Armed With New Humility
USAID must also affirm its support for human rights, democracy, and marginalized populations such as women, people with disabilities, racial and religious minorities, and the LGBT+ community, armed with the new humility resulting from our own recent setbacks on the path toward justice. Key to this will be building new, stronger, and more equitable partnerships with international actors, host governments, and civil society under the watchwords, “Nothing about them without them.”
Power’s team will need to identify new signature initiatives in education, food security, energy, sanitation, and health care, while building on successful programs inherited from previous administrations such as Feed the Future, Power Africa. and the U.S. President’s Emergency Plan for AIDS Relief (PEPFAR). In particular, it must restore the agency’s capacity to support sexual and reproductive health that withered under the ideological onslaught of Trump’s White House and to protect the progress achieved by women in such places as Afghanistan, now at risk of sacrifice on the altar of a false peace with the Taliban.

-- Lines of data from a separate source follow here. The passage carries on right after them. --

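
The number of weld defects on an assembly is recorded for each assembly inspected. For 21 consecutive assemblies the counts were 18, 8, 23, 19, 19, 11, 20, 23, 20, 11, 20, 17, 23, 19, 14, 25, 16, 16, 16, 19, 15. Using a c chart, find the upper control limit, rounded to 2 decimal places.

c̄ = (18 + 8 + 23 + 19 + 19 + 11 + 20 + 23 + 20 + 11 + 20 + 17 + 23 + 19 + 14 + 25 + 16 + 16 + 16 + 19 + 15) / 21 = 372 / 21 = 17.7143
UCL = c̄ + 3√c̄ = 17.7143 + 3 × √17.7143 = 17.7143 + 3 × 4.2088 = 30.3408

30.34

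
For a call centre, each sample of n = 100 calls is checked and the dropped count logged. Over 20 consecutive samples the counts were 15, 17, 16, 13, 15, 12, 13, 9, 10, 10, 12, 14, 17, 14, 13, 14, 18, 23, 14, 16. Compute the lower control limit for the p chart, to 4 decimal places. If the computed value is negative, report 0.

0.0376

p̄ = Σdᵢ / (k·n) = 285 / (20 × 100) = 0.14250
LCL = p̄ − 3·√(p̄(1−p̄)/n) = 0.14250 − 3 × 0.03496 = 0.03763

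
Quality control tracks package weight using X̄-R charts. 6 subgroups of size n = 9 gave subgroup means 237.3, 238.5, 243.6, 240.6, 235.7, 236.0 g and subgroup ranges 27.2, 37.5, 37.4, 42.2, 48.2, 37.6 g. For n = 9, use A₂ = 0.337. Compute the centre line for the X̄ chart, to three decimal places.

X̄̄ = (237.3 + 238.5 + 243.6 + 240.6 + 235.7 + 236.0) / 6 = 1431.7000 / 6 = 238.6167
CL = X̄̄ = 238.6167

238.617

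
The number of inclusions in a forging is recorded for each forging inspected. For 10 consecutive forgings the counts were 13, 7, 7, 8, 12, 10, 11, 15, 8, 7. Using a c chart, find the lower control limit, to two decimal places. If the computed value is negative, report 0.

0.41

c̄ = (13 + 7 + 7 + 8 + 12 + 10 + 11 + 15 + 8 + 7) / 10 = 98 / 10 = 9.8000
LCL = c̄ − 3√c̄ = 9.8000 − 3 × 3.1305 = 0.4085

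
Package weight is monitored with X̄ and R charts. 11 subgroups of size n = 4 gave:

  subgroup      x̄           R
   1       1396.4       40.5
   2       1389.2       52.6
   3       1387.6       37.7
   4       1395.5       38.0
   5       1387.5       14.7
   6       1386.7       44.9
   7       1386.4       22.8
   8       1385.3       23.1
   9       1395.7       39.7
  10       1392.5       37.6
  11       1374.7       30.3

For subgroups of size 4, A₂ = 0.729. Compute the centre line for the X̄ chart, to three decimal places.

X̄̄ = (1396.4 + 1389.2 + 1387.6 + 1395.5 + 1387.5 + 1386.7 + 1386.4 + 1385.3 + 1395.7 + 1392.5 + 1374.7) / 11 = 15277.5000 / 11 = 1388.8636
CL = X̄̄ = 1388.8636

1388.864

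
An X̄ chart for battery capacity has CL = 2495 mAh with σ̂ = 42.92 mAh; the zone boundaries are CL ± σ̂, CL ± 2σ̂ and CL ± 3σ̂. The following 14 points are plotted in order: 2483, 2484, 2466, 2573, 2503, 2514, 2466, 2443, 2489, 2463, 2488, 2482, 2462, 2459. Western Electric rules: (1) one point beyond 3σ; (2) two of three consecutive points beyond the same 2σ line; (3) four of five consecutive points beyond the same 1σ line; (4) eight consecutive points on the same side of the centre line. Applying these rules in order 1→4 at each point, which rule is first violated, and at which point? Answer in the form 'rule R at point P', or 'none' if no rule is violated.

Zone of each point (C = within 1σ̂, B = 1σ̂–2σ̂, A = 2σ̂–3σ̂, * = beyond 3σ̂; sign = side of CL): 1:-C, 2:-C, 3:-C, 4:+B, 5:+C, 6:+C, 7:-C, 8:-B, 9:-C, 10:-C, 11:-C, 12:-C, 13:-C, 14:-C
Rule 4 (eight consecutive points on the same side of the centre line) is satisfied at point 14.

rule 4 at point 14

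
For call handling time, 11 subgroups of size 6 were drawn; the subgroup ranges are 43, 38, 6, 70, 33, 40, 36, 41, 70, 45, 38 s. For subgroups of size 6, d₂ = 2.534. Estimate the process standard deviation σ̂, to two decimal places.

16.50

R̄ = (43 + 38 + 6 + 70 + 33 + 40 + 36 + 41 + 70 + 45 + 38) / 11 = 41.8182
σ̂ = R̄ / d₂ = 41.8182 / 2.534 = 16.5028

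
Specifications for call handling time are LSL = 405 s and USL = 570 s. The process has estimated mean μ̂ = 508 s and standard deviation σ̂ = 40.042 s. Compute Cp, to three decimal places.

0.687

Cp = (USL − LSL) / (6σ̂) = (570 − 405) / (6 × 40.042) = 165.0000 / 240.2520 = 0.6868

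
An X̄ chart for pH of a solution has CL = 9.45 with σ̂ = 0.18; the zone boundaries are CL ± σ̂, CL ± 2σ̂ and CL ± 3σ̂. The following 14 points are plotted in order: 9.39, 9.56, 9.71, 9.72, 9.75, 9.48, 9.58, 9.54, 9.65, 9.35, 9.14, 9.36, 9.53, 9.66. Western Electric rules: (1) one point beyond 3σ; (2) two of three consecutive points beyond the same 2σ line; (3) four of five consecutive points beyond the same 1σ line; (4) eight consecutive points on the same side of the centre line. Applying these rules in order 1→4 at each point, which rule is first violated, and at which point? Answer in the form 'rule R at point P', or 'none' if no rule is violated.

rule 4 at point 9

Zone of each point (C = within 1σ̂, B = 1σ̂–2σ̂, A = 2σ̂–3σ̂, * = beyond 3σ̂; sign = side of CL): 1:-C, 2:+C, 3:+B, 4:+B, 5:+B, 6:+C, 7:+C, 8:+C, 9:+B, 10:-C, 11:-B, 12:-C, 13:+C, 14:+B
Rule 4 (eight consecutive points on the same side of the centre line) is satisfied at point 9.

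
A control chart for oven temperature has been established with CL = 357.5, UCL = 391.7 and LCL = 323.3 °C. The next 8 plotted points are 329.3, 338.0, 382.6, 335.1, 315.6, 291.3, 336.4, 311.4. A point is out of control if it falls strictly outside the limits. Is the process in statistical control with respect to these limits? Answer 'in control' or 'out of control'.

out of control

Compare each point to [323.3, 391.7]: sample 5 = 315.6 < LCL; sample 6 = 291.3 < LCL; sample 8 = 311.4 < LCL.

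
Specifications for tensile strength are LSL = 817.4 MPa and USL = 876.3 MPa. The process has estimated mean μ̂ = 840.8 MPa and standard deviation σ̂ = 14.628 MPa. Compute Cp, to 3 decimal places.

Cp = (USL − LSL) / (6σ̂) = (876.3 − 817.4) / (6 × 14.628) = 58.9000 / 87.7680 = 0.6711

0.671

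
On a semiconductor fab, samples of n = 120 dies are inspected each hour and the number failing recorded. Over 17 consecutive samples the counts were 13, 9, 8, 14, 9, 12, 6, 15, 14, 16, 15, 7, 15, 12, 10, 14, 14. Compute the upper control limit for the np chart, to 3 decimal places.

p̄ = Σdᵢ / (k·n) = 203 / (17 × 120) = 0.09951
UCL = np̄ + 3·√(np̄(1−p̄)) = 11.9412 + 3 × √(11.9412×0.90049) = 11.9412 + 3 × 3.2792 = 21.7787

21.779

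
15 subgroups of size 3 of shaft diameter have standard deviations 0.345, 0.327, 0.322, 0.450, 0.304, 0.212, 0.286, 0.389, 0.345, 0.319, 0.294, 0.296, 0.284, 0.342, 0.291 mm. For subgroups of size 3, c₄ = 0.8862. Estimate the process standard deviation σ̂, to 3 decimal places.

s̄ = (0.345 + 0.327 + 0.322 + 0.450 + 0.304 + 0.212 + 0.286 + 0.389 + 0.345 + 0.319 + 0.294 + 0.296 + 0.284 + 0.342 + 0.291) / 15 = 0.3204
σ̂ = s̄ / c₄ = 0.3204 / 0.8862 = 0.3615

0.362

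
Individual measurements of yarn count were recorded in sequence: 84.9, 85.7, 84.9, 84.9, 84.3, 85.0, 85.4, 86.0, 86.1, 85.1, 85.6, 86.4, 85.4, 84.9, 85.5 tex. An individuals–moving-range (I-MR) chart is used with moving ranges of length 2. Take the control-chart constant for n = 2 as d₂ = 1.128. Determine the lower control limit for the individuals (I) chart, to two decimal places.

X̄ = (84.9 + 85.7 + 84.9 + 84.9 + 84.3 + 85.0 + 85.4 + 86.0 + 86.1 + 85.1 + 85.6 + 86.4 + 85.4 + 84.9 + 85.5) / 15 = 85.3400
Moving ranges: 0.8, 0.8, 0.0, 0.6, 0.7, 0.4, 0.6, 0.1, 1.0, 0.5, 0.8, 1.0, 0.5, 0.6; M̄R̄ = 8.4000 / 14 = 0.6000
LCL = X̄ − 3·M̄R̄/d₂ = 85.3400 − 3 × 0.6000 / 1.128 = 83.7443

83.74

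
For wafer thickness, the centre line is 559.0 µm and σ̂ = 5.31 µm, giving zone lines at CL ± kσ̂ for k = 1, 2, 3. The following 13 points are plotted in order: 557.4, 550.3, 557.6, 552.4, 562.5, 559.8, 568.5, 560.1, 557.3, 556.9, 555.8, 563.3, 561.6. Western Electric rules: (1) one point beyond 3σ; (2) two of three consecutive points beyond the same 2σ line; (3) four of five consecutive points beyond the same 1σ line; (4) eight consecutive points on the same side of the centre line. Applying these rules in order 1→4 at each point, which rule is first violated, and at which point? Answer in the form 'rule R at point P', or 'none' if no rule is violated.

Zone of each point (C = within 1σ̂, B = 1σ̂–2σ̂, A = 2σ̂–3σ̂, * = beyond 3σ̂; sign = side of CL): 1:-C, 2:-B, 3:-C, 4:-B, 5:+C, 6:+C, 7:+B, 8:+C, 9:-C, 10:-C, 11:-C, 12:+C, 13:+C
No rule fires across all 13 points.

none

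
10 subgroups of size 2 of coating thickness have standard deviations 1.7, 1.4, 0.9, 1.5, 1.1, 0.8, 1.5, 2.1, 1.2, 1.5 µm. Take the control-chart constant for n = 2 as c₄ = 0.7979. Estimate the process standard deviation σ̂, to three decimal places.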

The new administrator can also reinforce the reorganization that merged the Office for Foreign Disaster Assistance and the Food for Peace Program into a coordinated humanitarian response unit under an associate administrator for relief, resilience, and response. And she can empower the new Bureau of Conflict Prevention and Stabilization, created in response to the Global Fragility Act of 2019.
In his book, “A Promised Land,” Barack Obama wrote: “Samantha was one of my closest friends in the White House…[E]very so often, I needed a dose of her passion and integrity, both as a temperature check on my conscience and because she often had specific, creative suggestions for how to deal with messy problems that no one else in the administration was spending enough time thinking about.”
A good match for an agency primed to unleash its own passion, integrity, and creativity.